The meaning of the scene is altered and its power annulled as we discover that
Flake sincerely values nothing and is the chief villain of the tale.
It is a fact that Green has owned up to a similar, real killing (though of an
Iraqi man), and Flake's act of dismissal includes lines reproduced almost
verbatim from an interview Green gave to a military reporter. A deeper tragedy,
however, is lost. Much better men than Green continue to be obliged to commit
fundamentally identical acts, as policy, as fear, even as circumstantial
prudence, dictate. How much stronger the film would have been if one of the
more regular guys in the unit had been guarding the trigger line and performed
his duty. Here the capacity of fiction to get at a greater truth has been
squandered.
While the realization that Flake is a total head case drains him of interest,
suitable provocation would have been re-won if we learned that the Army knew he
was having job-related issues of unusual severity, just like his real-life
prototype. In December 2005, Pfc Green was officially diagnosed with "homicidal
ideations". The treatment plan consisted of a few doses of a mood regulator,
Seroquel, and the instruction to get some sleep.
Green was returned to duty in one of the most violent arenas of the conflict,
the so-called Triangle of Death where Mahmudiyah lies. No follow-up exam was
scheduled. Despite his treatment plan, in January 2006 Green found time to
express his hatred for all Iraqis to his battalion commander.
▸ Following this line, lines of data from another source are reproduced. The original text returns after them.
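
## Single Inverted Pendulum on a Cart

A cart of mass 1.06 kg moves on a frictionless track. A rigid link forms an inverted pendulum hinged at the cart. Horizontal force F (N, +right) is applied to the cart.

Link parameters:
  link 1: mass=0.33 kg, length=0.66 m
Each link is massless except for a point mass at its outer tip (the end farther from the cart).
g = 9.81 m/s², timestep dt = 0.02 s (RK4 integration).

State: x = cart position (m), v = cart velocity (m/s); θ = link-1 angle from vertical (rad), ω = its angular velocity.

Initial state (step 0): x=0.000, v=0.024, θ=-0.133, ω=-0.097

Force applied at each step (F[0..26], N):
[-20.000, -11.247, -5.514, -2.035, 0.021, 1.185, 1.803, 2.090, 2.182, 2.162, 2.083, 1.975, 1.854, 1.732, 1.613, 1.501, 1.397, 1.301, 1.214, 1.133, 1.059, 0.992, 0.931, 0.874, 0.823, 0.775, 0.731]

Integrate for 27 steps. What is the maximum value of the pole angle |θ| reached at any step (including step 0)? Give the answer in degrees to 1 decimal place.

apply F[0]=-20.000 → step 1: x=-0.003, v=-0.343, θ=-0.130, ω=0.416
apply F[1]=-11.247 → step 2: x=-0.012, v=-0.547, θ=-0.119, ω=0.685
apply F[2]=-5.514 → step 3: x=-0.024, v=-0.644, θ=-0.104, ω=0.798
apply F[3]=-2.035 → step 4: x=-0.037, v=-0.677, θ=-0.088, ω=0.819
apply F[4]=+0.021 → step 5: x=-0.051, v=-0.672, θ=-0.072, ω=0.788
apply F[5]=+1.185 → step 6: x=-0.064, v=-0.646, θ=-0.057, ω=0.729
apply F[6]=+1.803 → step 7: x=-0.076, v=-0.609, θ=-0.043, ω=0.659
apply F[7]=+2.090 → step 8: x=-0.088, v=-0.568, θ=-0.030, ω=0.585
apply F[8]=+2.182 → step 9: x=-0.099, v=-0.525, θ=-0.019, ω=0.513
apply F[9]=+2.162 → step 10: x=-0.109, v=-0.483, θ=-0.010, ω=0.446
apply F[10]=+2.083 → step 11: x=-0.118, v=-0.444, θ=-0.001, ω=0.384
apply F[11]=+1.975 → step 12: x=-0.127, v=-0.406, θ=0.006, ω=0.328
apply F[12]=+1.854 → step 13: x=-0.135, v=-0.372, θ=0.012, ω=0.279
apply F[13]=+1.732 → step 14: x=-0.142, v=-0.340, θ=0.017, ω=0.235
apply F[14]=+1.613 → step 15: x=-0.148, v=-0.311, θ=0.021, ω=0.196
apply F[15]=+1.501 → step 16: x=-0.154, v=-0.284, θ=0.025, ω=0.162
apply F[16]=+1.397 → step 17: x=-0.160, v=-0.259, θ=0.028, ω=0.133
apply F[17]=+1.301 → step 18: x=-0.165, v=-0.237, θ=0.030, ω=0.107
apply F[18]=+1.214 → step 19: x=-0.169, v=-0.216, θ=0.032, ω=0.084
apply F[19]=+1.133 → step 20: x=-0.173, v=-0.196, θ=0.033, ω=0.065
apply F[20]=+1.059 → step 21: x=-0.177, v=-0.178, θ=0.035, ω=0.048
apply F[21]=+0.992 → step 22: x=-0.181, v=-0.162, θ=0.035, ω=0.033
apply F[22]=+0.931 → step 23: x=-0.184, v=-0.146, θ=0.036, ω=0.020
apply F[23]=+0.874 → step 24: x=-0.186, v=-0.132, θ=0.036, ω=0.009
apply F[24]=+0.823 → step 25: x=-0.189, v=-0.119, θ=0.036, ω=0.000
apply F[25]=+0.775 → step 26: x=-0.191, v=-0.106, θ=0.036, ω=-0.008
apply F[26]=+0.731 → step 27: x=-0.193, v=-0.095, θ=0.036, ω=-0.015
Max |angle| over trajectory = 0.133 rad = 7.6°.

Answer: 7.6°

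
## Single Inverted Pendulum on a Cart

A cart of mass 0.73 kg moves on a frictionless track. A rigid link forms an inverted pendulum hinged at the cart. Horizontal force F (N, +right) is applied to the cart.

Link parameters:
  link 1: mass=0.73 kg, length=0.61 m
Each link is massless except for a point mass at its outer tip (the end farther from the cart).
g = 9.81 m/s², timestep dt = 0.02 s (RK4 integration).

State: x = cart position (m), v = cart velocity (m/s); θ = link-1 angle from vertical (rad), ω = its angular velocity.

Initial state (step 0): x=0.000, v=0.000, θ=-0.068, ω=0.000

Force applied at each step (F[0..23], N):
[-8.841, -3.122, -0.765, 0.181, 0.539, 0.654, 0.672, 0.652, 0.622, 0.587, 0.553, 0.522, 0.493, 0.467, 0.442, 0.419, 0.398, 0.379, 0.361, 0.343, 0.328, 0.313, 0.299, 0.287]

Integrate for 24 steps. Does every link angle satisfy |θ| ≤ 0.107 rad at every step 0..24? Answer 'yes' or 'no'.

Answer: yes

Derivation:
apply F[0]=-8.841 → step 1: x=-0.002, v=-0.228, θ=-0.064, ω=0.352
apply F[1]=-3.122 → step 2: x=-0.008, v=-0.302, θ=-0.056, ω=0.453
apply F[2]=-0.765 → step 3: x=-0.014, v=-0.313, θ=-0.047, ω=0.454
apply F[3]=+0.181 → step 4: x=-0.020, v=-0.299, θ=-0.039, ω=0.418
apply F[4]=+0.539 → step 5: x=-0.026, v=-0.278, θ=-0.031, ω=0.372
apply F[5]=+0.654 → step 6: x=-0.031, v=-0.255, θ=-0.024, ω=0.325
apply F[6]=+0.672 → step 7: x=-0.036, v=-0.232, θ=-0.018, ω=0.282
apply F[7]=+0.652 → step 8: x=-0.040, v=-0.211, θ=-0.013, ω=0.243
apply F[8]=+0.622 → step 9: x=-0.044, v=-0.192, θ=-0.008, ω=0.208
apply F[9]=+0.587 → step 10: x=-0.048, v=-0.175, θ=-0.004, ω=0.178
apply F[10]=+0.553 → step 11: x=-0.051, v=-0.159, θ=-0.001, ω=0.151
apply F[11]=+0.522 → step 12: x=-0.054, v=-0.145, θ=0.002, ω=0.128
apply F[12]=+0.493 → step 13: x=-0.057, v=-0.132, θ=0.004, ω=0.108
apply F[13]=+0.467 → step 14: x=-0.060, v=-0.121, θ=0.006, ω=0.091
apply F[14]=+0.442 → step 15: x=-0.062, v=-0.110, θ=0.008, ω=0.075
apply F[15]=+0.419 → step 16: x=-0.064, v=-0.100, θ=0.009, ω=0.062
apply F[16]=+0.398 → step 17: x=-0.066, v=-0.091, θ=0.010, ω=0.050
apply F[17]=+0.379 → step 18: x=-0.068, v=-0.083, θ=0.011, ω=0.040
apply F[18]=+0.361 → step 19: x=-0.069, v=-0.075, θ=0.012, ω=0.032
apply F[19]=+0.343 → step 20: x=-0.071, v=-0.068, θ=0.013, ω=0.024
apply F[20]=+0.328 → step 21: x=-0.072, v=-0.062, θ=0.013, ω=0.018
apply F[21]=+0.313 → step 22: x=-0.073, v=-0.056, θ=0.013, ω=0.012
apply F[22]=+0.299 → step 23: x=-0.074, v=-0.050, θ=0.013, ω=0.007
apply F[23]=+0.287 → step 24: x=-0.075, v=-0.045, θ=0.014, ω=0.003
Max |angle| over trajectory = 0.068 rad; bound = 0.107 → within bound.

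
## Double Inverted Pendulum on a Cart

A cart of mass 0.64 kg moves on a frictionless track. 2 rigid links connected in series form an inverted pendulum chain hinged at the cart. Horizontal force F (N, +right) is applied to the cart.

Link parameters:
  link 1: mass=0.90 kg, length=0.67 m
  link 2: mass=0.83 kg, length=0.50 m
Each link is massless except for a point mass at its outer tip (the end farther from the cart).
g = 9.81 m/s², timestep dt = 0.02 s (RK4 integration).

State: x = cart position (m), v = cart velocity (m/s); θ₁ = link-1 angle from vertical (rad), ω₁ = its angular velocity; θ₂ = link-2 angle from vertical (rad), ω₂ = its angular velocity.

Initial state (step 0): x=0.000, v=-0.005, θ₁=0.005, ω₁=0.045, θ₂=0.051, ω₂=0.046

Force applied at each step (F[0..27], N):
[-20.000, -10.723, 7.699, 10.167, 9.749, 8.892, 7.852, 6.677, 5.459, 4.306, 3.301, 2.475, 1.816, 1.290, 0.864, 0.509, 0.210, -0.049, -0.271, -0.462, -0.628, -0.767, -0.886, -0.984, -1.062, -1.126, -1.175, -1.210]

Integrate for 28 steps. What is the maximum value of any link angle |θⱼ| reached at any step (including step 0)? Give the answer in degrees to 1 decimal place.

apply F[0]=-20.000 → step 1: x=-0.006, v=-0.634, θ₁=0.015, ω₁=0.976, θ₂=0.052, ω₂=0.077
apply F[1]=-10.723 → step 2: x=-0.023, v=-0.981, θ₁=0.040, ω₁=1.495, θ₂=0.054, ω₂=0.094
apply F[2]=+7.699 → step 3: x=-0.040, v=-0.767, θ₁=0.067, ω₁=1.192, θ₂=0.056, ω₂=0.095
apply F[3]=+10.167 → step 4: x=-0.053, v=-0.492, θ₁=0.087, ω₁=0.810, θ₂=0.058, ω₂=0.079
apply F[4]=+9.749 → step 5: x=-0.060, v=-0.241, θ₁=0.099, ω₁=0.475, θ₂=0.059, ω₂=0.050
apply F[5]=+8.892 → step 6: x=-0.063, v=-0.023, θ₁=0.106, ω₁=0.195, θ₂=0.060, ω₂=0.013
apply F[6]=+7.852 → step 7: x=-0.061, v=0.160, θ₁=0.108, ω₁=-0.032, θ₂=0.059, ω₂=-0.026
apply F[7]=+6.677 → step 8: x=-0.056, v=0.308, θ₁=0.105, ω₁=-0.206, θ₂=0.059, ω₂=-0.065
apply F[8]=+5.459 → step 9: x=-0.049, v=0.422, θ₁=0.100, ω₁=-0.332, θ₂=0.057, ω₂=-0.100
apply F[9]=+4.306 → step 10: x=-0.040, v=0.504, θ₁=0.093, ω₁=-0.415, θ₂=0.055, ω₂=-0.132
apply F[10]=+3.301 → step 11: x=-0.029, v=0.560, θ₁=0.084, ω₁=-0.463, θ₂=0.052, ω₂=-0.158
apply F[11]=+2.475 → step 12: x=-0.018, v=0.596, θ₁=0.074, ω₁=-0.485, θ₂=0.048, ω₂=-0.180
apply F[12]=+1.816 → step 13: x=-0.006, v=0.616, θ₁=0.065, ω₁=-0.489, θ₂=0.045, ω₂=-0.197
apply F[13]=+1.290 → step 14: x=0.007, v=0.625, θ₁=0.055, ω₁=-0.481, θ₂=0.040, ω₂=-0.210
apply F[14]=+0.864 → step 15: x=0.019, v=0.626, θ₁=0.045, ω₁=-0.464, θ₂=0.036, ω₂=-0.219
apply F[15]=+0.509 → step 16: x=0.032, v=0.621, θ₁=0.036, ω₁=-0.442, θ₂=0.032, ω₂=-0.224
apply F[16]=+0.210 → step 17: x=0.044, v=0.611, θ₁=0.028, ω₁=-0.417, θ₂=0.027, ω₂=-0.226
apply F[17]=-0.049 → step 18: x=0.056, v=0.597, θ₁=0.020, ω₁=-0.390, θ₂=0.023, ω₂=-0.225
apply F[18]=-0.271 → step 19: x=0.068, v=0.580, θ₁=0.012, ω₁=-0.361, θ₂=0.018, ω₂=-0.222
apply F[19]=-0.462 → step 20: x=0.079, v=0.561, θ₁=0.005, ω₁=-0.332, θ₂=0.014, ω₂=-0.216
apply F[20]=-0.628 → step 21: x=0.090, v=0.540, θ₁=-0.001, ω₁=-0.303, θ₂=0.010, ω₂=-0.209
apply F[21]=-0.767 → step 22: x=0.101, v=0.518, θ₁=-0.007, ω₁=-0.274, θ₂=0.006, ω₂=-0.200
apply F[22]=-0.886 → step 23: x=0.111, v=0.495, θ₁=-0.012, ω₁=-0.247, θ₂=0.002, ω₂=-0.191
apply F[23]=-0.984 → step 24: x=0.121, v=0.472, θ₁=-0.017, ω₁=-0.220, θ₂=-0.002, ω₂=-0.180
apply F[24]=-1.062 → step 25: x=0.130, v=0.449, θ₁=-0.021, ω₁=-0.194, θ₂=-0.006, ω₂=-0.169
apply F[25]=-1.126 → step 26: x=0.139, v=0.426, θ₁=-0.024, ω₁=-0.171, θ₂=-0.009, ω₂=-0.158
apply F[26]=-1.175 → step 27: x=0.147, v=0.403, θ₁=-0.028, ω₁=-0.148, θ₂=-0.012, ω₂=-0.146
apply F[27]=-1.210 → step 28: x=0.155, v=0.380, θ₁=-0.030, ω₁=-0.127, θ₂=-0.015, ω₂=-0.134
Max |angle| over trajectory = 0.108 rad = 6.2°.

Answer: 6.2°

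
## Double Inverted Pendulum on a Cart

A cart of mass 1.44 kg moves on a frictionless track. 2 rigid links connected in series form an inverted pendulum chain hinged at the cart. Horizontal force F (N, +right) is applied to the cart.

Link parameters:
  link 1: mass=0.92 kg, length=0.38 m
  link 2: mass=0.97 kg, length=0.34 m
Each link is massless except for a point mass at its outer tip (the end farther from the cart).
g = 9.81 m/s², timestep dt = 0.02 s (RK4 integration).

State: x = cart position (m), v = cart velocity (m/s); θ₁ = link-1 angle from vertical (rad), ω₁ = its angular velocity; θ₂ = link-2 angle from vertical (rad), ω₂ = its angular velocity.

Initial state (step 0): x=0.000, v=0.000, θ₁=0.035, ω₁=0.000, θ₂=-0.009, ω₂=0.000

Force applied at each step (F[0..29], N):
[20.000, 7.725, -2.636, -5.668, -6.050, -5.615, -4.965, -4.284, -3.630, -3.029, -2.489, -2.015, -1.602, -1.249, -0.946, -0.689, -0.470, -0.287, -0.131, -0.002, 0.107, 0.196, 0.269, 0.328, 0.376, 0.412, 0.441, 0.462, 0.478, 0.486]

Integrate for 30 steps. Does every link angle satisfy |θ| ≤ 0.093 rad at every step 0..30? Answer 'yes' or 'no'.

apply F[0]=+20.000 → step 1: x=0.003, v=0.269, θ₁=0.028, ω₁=-0.667, θ₂=-0.010, ω₂=-0.052
apply F[1]=+7.725 → step 2: x=0.009, v=0.371, θ₁=0.013, ω₁=-0.908, θ₂=-0.011, ω₂=-0.088
apply F[2]=-2.636 → step 3: x=0.016, v=0.333, θ₁=-0.004, ω₁=-0.798, θ₂=-0.013, ω₂=-0.106
apply F[3]=-5.668 → step 4: x=0.022, v=0.258, θ₁=-0.018, ω₁=-0.604, θ₂=-0.015, ω₂=-0.109
apply F[4]=-6.050 → step 5: x=0.026, v=0.180, θ₁=-0.029, ω₁=-0.415, θ₂=-0.017, ω₂=-0.100
apply F[5]=-5.615 → step 6: x=0.029, v=0.110, θ₁=-0.035, ω₁=-0.256, θ₂=-0.019, ω₂=-0.083
apply F[6]=-4.965 → step 7: x=0.031, v=0.051, θ₁=-0.039, ω₁=-0.129, θ₂=-0.021, ω₂=-0.062
apply F[7]=-4.284 → step 8: x=0.031, v=0.002, θ₁=-0.041, ω₁=-0.031, θ₂=-0.022, ω₂=-0.040
apply F[8]=-3.630 → step 9: x=0.031, v=-0.038, θ₁=-0.041, ω₁=0.042, θ₂=-0.022, ω₂=-0.017
apply F[9]=-3.029 → step 10: x=0.030, v=-0.070, θ₁=-0.039, ω₁=0.095, θ₂=-0.022, ω₂=0.004
apply F[10]=-2.489 → step 11: x=0.028, v=-0.095, θ₁=-0.037, ω₁=0.132, θ₂=-0.022, ω₂=0.023
apply F[11]=-2.015 → step 12: x=0.026, v=-0.113, θ₁=-0.034, ω₁=0.155, θ₂=-0.021, ω₂=0.040
apply F[12]=-1.602 → step 13: x=0.024, v=-0.127, θ₁=-0.031, ω₁=0.169, θ₂=-0.020, ω₂=0.054
apply F[13]=-1.249 → step 14: x=0.021, v=-0.137, θ₁=-0.027, ω₁=0.174, θ₂=-0.019, ω₂=0.065
apply F[14]=-0.946 → step 15: x=0.018, v=-0.144, θ₁=-0.024, ω₁=0.174, θ₂=-0.018, ω₂=0.073
apply F[15]=-0.689 → step 16: x=0.015, v=-0.148, θ₁=-0.021, ω₁=0.170, θ₂=-0.016, ω₂=0.079
apply F[16]=-0.470 → step 17: x=0.013, v=-0.149, θ₁=-0.017, ω₁=0.163, θ₂=-0.015, ω₂=0.083
apply F[17]=-0.287 → step 18: x=0.010, v=-0.149, θ₁=-0.014, ω₁=0.154, θ₂=-0.013, ω₂=0.086
apply F[18]=-0.131 → step 19: x=0.007, v=-0.148, θ₁=-0.011, ω₁=0.144, θ₂=-0.011, ω₂=0.086
apply F[19]=-0.002 → step 20: x=0.004, v=-0.145, θ₁=-0.008, ω₁=0.133, θ₂=-0.009, ω₂=0.085
apply F[20]=+0.107 → step 21: x=0.001, v=-0.142, θ₁=-0.006, ω₁=0.121, θ₂=-0.008, ω₂=0.083
apply F[21]=+0.196 → step 22: x=-0.002, v=-0.138, θ₁=-0.003, ω₁=0.110, θ₂=-0.006, ω₂=0.080
apply F[22]=+0.269 → step 23: x=-0.005, v=-0.134, θ₁=-0.001, ω₁=0.099, θ₂=-0.005, ω₂=0.077
apply F[23]=+0.328 → step 24: x=-0.007, v=-0.129, θ₁=0.001, ω₁=0.088, θ₂=-0.003, ω₂=0.073
apply F[24]=+0.376 → step 25: x=-0.010, v=-0.124, θ₁=0.002, ω₁=0.078, θ₂=-0.002, ω₂=0.068
apply F[25]=+0.412 → step 26: x=-0.012, v=-0.119, θ₁=0.004, ω₁=0.069, θ₂=-0.000, ω₂=0.064
apply F[26]=+0.441 → step 27: x=-0.015, v=-0.114, θ₁=0.005, ω₁=0.060, θ₂=0.001, ω₂=0.059
apply F[27]=+0.462 → step 28: x=-0.017, v=-0.109, θ₁=0.006, ω₁=0.052, θ₂=0.002, ω₂=0.054
apply F[28]=+0.478 → step 29: x=-0.019, v=-0.104, θ₁=0.007, ω₁=0.045, θ₂=0.003, ω₂=0.049
apply F[29]=+0.486 → step 30: x=-0.021, v=-0.100, θ₁=0.008, ω₁=0.038, θ₂=0.004, ω₂=0.044
Max |angle| over trajectory = 0.041 rad; bound = 0.093 → within bound.

Answer: yes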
Both Flake and Rush are identified as "Dixie" boys (the soldiers on whom Rush
is based are actually from California). Cheap evocations of the "cracker"
stereotype grease the rails for the characters' foul turn a bit too slick, as
does Rush's boisterous pleasure in his own depravity. We know in the real world
that Barker wept in court as he explained that to live in Iraq, "to survive
there, I became angry and mean". It is impossible to imagine Rush shedding a
tear over anything beside an empty fifth of bourbon.
In the end, De Palma's allegiance to standard styles of villainy does his
largely masterful film a disservice. Where Flake reflects his real-life model
to a fault, the composite Rush is a pointless invention. His character is
obvious and trite: he was born to be big, loud, angry, and mean. His real-life
counterparts - Barker and Cortez - tell a more poignant, more enlightening, and
much more discomfiting story about war's toll on the souls of men.